Eventually we located the main road which for a while was the only way east. There were some platforms and hides where we stopped and saw some basking hippos and crocodiles. Suddenly the road became tar. Or as the map said 'tarred' the past tense being appropriate: the road had been tarred in the Dark Ages and has had a distinct lack of maintenance ever since. It is quite simple the worst tarred road we have ever seen. So when we could, we took side roads and loops where the dirt road was infinitely better!
At Main Camp we indulged in hamburgers and chips for lunch and then headed out to Kennedy Camp about an hour away along a gravel road carefully looking out for wildlife along the way. And that is not just for the sightings, but to watch for them as road hazards - elephants, giraffe and kudu have all leapt out of the bush at the side of the road in front of the moving car!
Just past the camp we came across a large waterhole with up to 100 elephants from different groups drinking, wallowing in mud, flinging water or mud over themselves with their trunks slapping on their bodies. What a sight! As some groups moved off others moved in to replace them.
We returned to the campsite and set up for the next two nights. After placing our tent about one and a half metres from the perimeter fence of the camp, we were treated to some elephants coming to feast right next to us over the fence. The bigger male put his head against the very big and solid tree trunk, pushed and shook the trunk, sending seed pods falling and scattering around which they then hoovered up with delight. It was then that we realised that our tent was well within trunk reach…
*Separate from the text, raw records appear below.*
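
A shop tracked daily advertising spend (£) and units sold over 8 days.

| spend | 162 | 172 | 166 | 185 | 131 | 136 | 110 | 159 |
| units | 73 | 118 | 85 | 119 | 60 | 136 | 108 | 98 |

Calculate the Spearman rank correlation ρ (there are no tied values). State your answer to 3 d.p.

Rank spend: 5, 7, 6, 8, 2, 3, 1, 4
Rank units: 2, 6, 3, 7, 1, 8, 5, 4
d = rank(spend) − rank(units): 3, 1, 3, 1, 1, -5, -4, 0; Σd² = 62
ρ = 1 − 6Σd² / [n(n²−1)] = 1 − 6×62 / (8×63) = 1 − 372/504 ≈ 0.262

0.262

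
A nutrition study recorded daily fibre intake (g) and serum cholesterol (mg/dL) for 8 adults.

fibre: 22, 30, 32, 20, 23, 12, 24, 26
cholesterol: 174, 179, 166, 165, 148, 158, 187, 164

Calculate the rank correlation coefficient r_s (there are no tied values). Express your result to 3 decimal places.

0.405

Rank fibre: 3, 7, 8, 2, 4, 1, 5, 6
Rank cholesterol: 6, 7, 5, 4, 1, 2, 8, 3
d = rank(fibre) − rank(cholesterol): -3, 0, 3, -2, 3, -1, -3, 3; Σd² = 50
ρ = 1 − 6Σd² / [n(n²−1)] = 1 − 6×50 / (8×63) = 1 − 300/504 ≈ 0.405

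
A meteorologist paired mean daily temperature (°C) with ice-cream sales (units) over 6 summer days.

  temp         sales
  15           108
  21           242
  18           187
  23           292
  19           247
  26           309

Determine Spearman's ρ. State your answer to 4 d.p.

0.9429

Rank temp: 1, 4, 2, 5, 3, 6
Rank sales: 1, 3, 2, 5, 4, 6
d = rank(temp) − rank(sales): 0, 1, 0, 0, -1, 0; Σd² = 2
ρ = 1 − 6Σd² / [n(n²−1)] = 1 − 6×2 / (6×35) = 1 − 12/210 ≈ 0.9429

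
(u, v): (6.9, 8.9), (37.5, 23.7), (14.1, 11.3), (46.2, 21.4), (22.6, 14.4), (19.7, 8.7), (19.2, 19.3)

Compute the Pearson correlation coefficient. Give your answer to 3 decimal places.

n = 7, Σu = 166.2, Σv = 107.7, Σu² = 5054.6, Σv² = 1882.09, Σuv = 2965.56
nΣuv − ΣuΣv = 20758.92 − 17899.74 = 2859.18
nΣu² − (Σu)² = 35382.2 − 27622.44 = 7759.76; nΣv² − (Σv)² = 13174.63 − 11599.29 = 1575.34
r = 2859.18 / √(7759.76 × 1575.34) = 2859.18 / 3496.3210 ≈ 0.818

0.818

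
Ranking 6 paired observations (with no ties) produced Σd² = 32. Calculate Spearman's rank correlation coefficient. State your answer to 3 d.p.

0.086

ρ = 1 − 6Σd² / [n(n²−1)] = 1 − 6×32 / (6×35)
  = 1 − 192/210 = 1 − 0.9143 ≈ 0.086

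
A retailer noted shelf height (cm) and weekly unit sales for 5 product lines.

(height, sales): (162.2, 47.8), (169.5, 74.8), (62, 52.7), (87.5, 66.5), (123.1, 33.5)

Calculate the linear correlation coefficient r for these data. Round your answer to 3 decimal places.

n = 5, Σx = 604.3, Σy = 275.3, Σx² = 81692.95, Σy² = 16201.67, Σxy = 33641.76
nΣxy − ΣxΣy = 168208.8 − 166363.79 = 1845.01
nΣx² − (Σx)² = 408464.75 − 365178.49 = 43286.26; nΣy² − (Σy)² = 81008.35 − 75790.09 = 5218.26
r = 1845.01 / √(43286.26 × 5218.26) = 1845.01 / 15029.2701 ≈ 0.123

0.123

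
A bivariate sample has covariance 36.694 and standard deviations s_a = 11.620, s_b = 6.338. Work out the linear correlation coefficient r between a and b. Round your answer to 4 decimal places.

r = Cov(a,b) / (s_a · s_b) = 36.694 / (11.620 × 6.338)
  = 36.694 / 73.6476 ≈ 0.4982

0.4982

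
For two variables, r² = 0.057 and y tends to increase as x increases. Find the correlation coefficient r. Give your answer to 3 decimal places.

|r| = √0.057 = 0.239
The association is positive, so r = 0.239.

0.239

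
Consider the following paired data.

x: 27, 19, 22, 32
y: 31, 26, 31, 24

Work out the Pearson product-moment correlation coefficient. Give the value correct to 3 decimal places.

-0.311

n = 4, Σx = 100, Σy = 112, Σx² = 2598, Σy² = 3174, Σxy = 2781
nΣxy − ΣxΣy = 11124 − 11200 = -76
nΣx² − (Σx)² = 10392 − 10000 = 392; nΣy² − (Σy)² = 12696 − 12544 = 152
r = -76 / √(392 × 152) = -76 / 244.0983 ≈ -0.311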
This little fenced compound in the middle of the park was beautifully clean with the sand all swept and the basic facilities spotless. Simon was the caretaker and he provided us with firewood and stoked up the donkey for hot showers. One's definition of heaven can change - at the moment it is the availability of a hot shower with enough water coming through the shower rose to get wet!
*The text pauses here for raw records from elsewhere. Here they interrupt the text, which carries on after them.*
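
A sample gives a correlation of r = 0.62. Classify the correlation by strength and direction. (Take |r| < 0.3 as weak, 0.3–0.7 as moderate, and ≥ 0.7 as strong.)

moderate positive

r = 0.62 > 0 so the relationship is positive.
|r| = 0.62, which falls in the moderate range.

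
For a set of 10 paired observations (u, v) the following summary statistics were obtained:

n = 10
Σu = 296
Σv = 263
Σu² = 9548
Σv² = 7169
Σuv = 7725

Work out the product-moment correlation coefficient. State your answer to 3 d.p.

r = (nΣuv − ΣuΣv) / √[(nΣu² − (Σu)²)(nΣv² − (Σv)²)]
Numerator: 10×7725 − 296×263 = -598
Denominator: √[(95480 − 87616)(71690 − 69169)] = √[7864 × 2521] = 4452.5435
r = -598 / 4452.5435 ≈ -0.134

-0.134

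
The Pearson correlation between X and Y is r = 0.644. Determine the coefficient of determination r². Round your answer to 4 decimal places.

r² = (0.644)² = 0.4147

0.4147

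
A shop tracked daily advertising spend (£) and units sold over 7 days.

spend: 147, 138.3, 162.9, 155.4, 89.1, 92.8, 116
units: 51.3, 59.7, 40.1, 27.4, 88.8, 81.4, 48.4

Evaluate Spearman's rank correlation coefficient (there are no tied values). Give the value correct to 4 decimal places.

-0.8571

Rank spend: 5, 4, 7, 6, 1, 2, 3
Rank units: 4, 5, 2, 1, 7, 6, 3
d = rank(spend) − rank(units): 1, -1, 5, 5, -6, -4, 0; Σd² = 104
ρ = 1 − 6Σd² / [n(n²−1)] = 1 − 6×104 / (7×48) = 1 − 624/336 ≈ -0.8571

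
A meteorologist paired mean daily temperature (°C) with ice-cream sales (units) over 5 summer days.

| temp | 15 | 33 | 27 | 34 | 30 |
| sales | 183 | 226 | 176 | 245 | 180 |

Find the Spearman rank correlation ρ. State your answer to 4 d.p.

Rank temp: 1, 4, 2, 5, 3
Rank sales: 3, 4, 1, 5, 2
d = rank(temp) − rank(sales): -2, 0, 1, 0, 1; Σd² = 6
ρ = 1 − 6Σd² / [n(n²−1)] = 1 − 6×6 / (5×24) = 1 − 36/120 ≈ 0.7000

0.7000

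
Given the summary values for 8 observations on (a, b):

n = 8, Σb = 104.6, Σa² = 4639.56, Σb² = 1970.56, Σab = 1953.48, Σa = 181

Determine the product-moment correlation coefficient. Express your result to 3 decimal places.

r = (nΣab − ΣaΣb) / √[(nΣa² − (Σa)²)(nΣb² − (Σb)²)]
Numerator: 8×1953.48 − 181×104.6 = -3304.76
Denominator: √[(37116.48 − 32761)(15764.48 − 10941.16)] = √[4355.48 × 4823.32] = 4583.4347
r = -3304.76 / 4583.4347 ≈ -0.721

-0.721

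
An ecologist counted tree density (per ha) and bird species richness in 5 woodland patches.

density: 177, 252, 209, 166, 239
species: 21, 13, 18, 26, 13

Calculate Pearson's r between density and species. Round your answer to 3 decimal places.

-0.968

n = 5, Σx = 1043, Σy = 91, Σx² = 223191, Σy² = 1779, Σxy = 18178
nΣxy − ΣxΣy = 90890 − 94913 = -4023
nΣx² − (Σx)² = 1115955 − 1087849 = 28106; nΣy² − (Σy)² = 8895 − 8281 = 614
r = -4023 / √(28106 × 614) = -4023 / 4154.1647 ≈ -0.968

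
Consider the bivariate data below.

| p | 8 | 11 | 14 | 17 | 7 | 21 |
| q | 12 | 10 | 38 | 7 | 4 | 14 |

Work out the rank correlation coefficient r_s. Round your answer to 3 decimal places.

0.486

Rank p: 2, 3, 4, 5, 1, 6
Rank q: 4, 3, 6, 2, 1, 5
d = rank(p) − rank(q): -2, 0, -2, 3, 0, 1; Σd² = 18
ρ = 1 − 6Σd² / [n(n²−1)] = 1 − 6×18 / (6×35) = 1 − 108/210 ≈ 0.486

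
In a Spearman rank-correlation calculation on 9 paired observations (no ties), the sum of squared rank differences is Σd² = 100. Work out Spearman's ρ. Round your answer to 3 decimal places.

ρ = 1 − 6Σd² / [n(n²−1)] = 1 − 6×100 / (9×80)
  = 1 − 600/720 = 1 − 0.8333 ≈ 0.167

0.167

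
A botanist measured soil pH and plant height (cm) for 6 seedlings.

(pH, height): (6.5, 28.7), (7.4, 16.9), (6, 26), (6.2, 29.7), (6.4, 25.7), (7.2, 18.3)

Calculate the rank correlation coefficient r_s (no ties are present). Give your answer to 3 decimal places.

-0.714

Rank pH: 4, 6, 1, 2, 3, 5
Rank height: 5, 1, 4, 6, 3, 2
d = rank(pH) − rank(height): -1, 5, -3, -4, 0, 3; Σd² = 60
ρ = 1 − 6Σd² / [n(n²−1)] = 1 − 6×60 / (6×35) = 1 − 360/210 ≈ -0.714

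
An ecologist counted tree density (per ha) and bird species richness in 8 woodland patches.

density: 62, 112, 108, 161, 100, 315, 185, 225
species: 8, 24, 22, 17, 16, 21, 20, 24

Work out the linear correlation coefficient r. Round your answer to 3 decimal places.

n = 8, Σx = 1268, Σy = 152, Σx² = 248048, Σy² = 3086, Σxy = 25612
nΣxy − ΣxΣy = 204896 − 192736 = 12160
nΣx² − (Σx)² = 1984384 − 1607824 = 376560; nΣy² − (Σy)² = 24688 − 23104 = 1584
r = 12160 / √(376560 × 1584) = 12160 / 24422.7566 ≈ 0.498

0.498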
Overnight we had heard both lions and hyenas competing to make the most noise and at dawn the baboons settled in the surrounding trees making their own peculiar barking sounds.
Today we were able to set off and explore on our own again. We decided to continue the loop from our camp back to the main ("tarred") road where we would check out a couple of platform hides at pans or waterholes off the road.
First sight of the day caused much excitement and several safari trucks homed in on some lionesses with cubs eating their earlier kill, a large animal now reduced to a carcass of bones and without much to identify it. We watched for a while as the cubs ate and played, climbing up and down a termite mound, their mouths covered in blood. The rest of the loop was a little travelled road with not much game as there seemed to be little water around. We did see some kudu, zebra and plenty of birds. The remoteness of this less-frequented road was wonderful. At the first hide we spotted hippo lolling in the water mostly only glimpses though as they surfaced rarely, while wildebeest and zebra grazed on the far shore. At the second hide, huge herds of giraffe and zebra grazed, with vultures arguing in groups by the water. As the bigger animals moved away, we saw a small herd of zebra racing along towards us. Two of them were kicking and biting and in the process both went down on the ground still kicking at each other with vicious intent! They continued to snap and bite until one, defeated, moved away.
We avoided the tar road back to take the much better untarred one, moving slowly in and out of short access roads to pans, occasionally seeing all the usual suspects. When almost at camp, a safari truck blocked our way and didn't seem to be moving anytime soon. Eventually we could see just the head of a cheetah in the long grass. He didn't seem to be going anywhere soon either so we edged past the truck and back to camp.